Wild ladeó un poco la cabeza y asintió discretamente.
– Siempre has sido un hombre razonable, Weaver. No me cabe duda de que un favor ahora podría dar su fruto en el futuro. Así que he venido para saber qué puedo hacer por ti. ¿Dinero, quizá?
Fruncí el ceño con desprecio. No pensaba aceptar que Wild me ofreciera dinero como un tío generoso.
– No necesito tu dinero.
– Pues se gasta como el de cualquier otro, te lo aseguro. Aunque parece que tu sistema para atracar jueces te va muy bien. Sin embargo, debo decir que Rowley siempre ha sido un hombre muy dócil. Lamento que le hayas obligado a retirarse.
– Yo también lo tuve siempre por un hombre de fiar. ¿Por qué me atacó de esa forma?

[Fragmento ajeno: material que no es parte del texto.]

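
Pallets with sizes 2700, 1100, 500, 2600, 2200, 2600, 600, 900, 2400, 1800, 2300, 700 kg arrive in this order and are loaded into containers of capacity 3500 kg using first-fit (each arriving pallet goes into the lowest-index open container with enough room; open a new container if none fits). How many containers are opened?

  2700 → container 1 (new)  [load 2700/3500]
  1100 → container 2 (new)  [load 1100/3500]
  500 → container 1  [load 3200/3500]
  2600 → container 3 (new)  [load 2600/3500]
  2200 → container 2  [load 3300/3500]
  2600 → container 4 (new)  [load 2600/3500]
  600 → container 3  [load 3200/3500]
  900 → container 4  [load 3500/3500]
  2400 → container 5 (new)  [load 2400/3500]
  1800 → container 6 (new)  [load 1800/3500]
  2300 → container 7 (new)  [load 2300/3500]
  700 → container 5  [load 3100/3500]
7 containers opened.

7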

– Estamos en época de elecciones -dijo muy complaciente-. Ya había peligro cuando las elecciones se celebraban cada tres años. Ahora que tienen lugar cada siete, el premio es mucho más valioso y todos llegarán mucho más lejos para apoyar a su partido, o sus intereses. Rowley solo hizo lo que Dogmill le pidió. Nada más.
– No sé.
Wild se volvió hacia Mendes.
– Me parece que nuestro amigo se ha trastocado por sus encuentros con los hombres de la South Sea y ahora siempre ve segundas intenciones en todo. Nunca limpiarás tu nombre si andas buscando intrigas y tramas ocultas. La respuesta está en la superficie, créeme. Solo se trata de la codicia de Dogmill.
– ¿Y qué puedo hacer? Dogmill tiene influencia sobre todos los jueces de Westminster.
– No lo sé -respondió él con una sonrisa maliciosa-. ¿Qué estás haciendo ahora? -Al ver que no contestaba, añadió-: Aparte de matar a tipos como Groston, claro.
Me agité nervioso en mi asiento.
– Por eso quería ver a Mendes. Yo no maté a Groston.
– Nunca le has puesto las manos encima, por supuesto.
– Le di su merecido, nada más. Pero estoy seguro de que la persona que está detrás de su muerte irá a por los otros dos que testificaron en mi contra en el juicio.
Él asintió.
– Mendes los encontrará sin problemas. ¿Quieres hablar con ellos cuando los encontremos?
Asentí.
– Sí. No dejaré que maten a esos dos para que mis enemigos puedan cargarme más muertos. Y siempre cabe la posibilidad de que tengan alguna información útil.
– Entonces los buscaremos enseguida -me aseguró Wild, y quedamos de acuerdo sobre la forma en que podrían localizarme-. ¿Podemos ayudarte en alguna otra cosa?
Me arrepentía de haber confiado tantas cosas a aquellos dos hombres, pero corrían tiempos difíciles, ya me ocuparía de eso más adelante.
– No -dije-. Con eso será suficiente.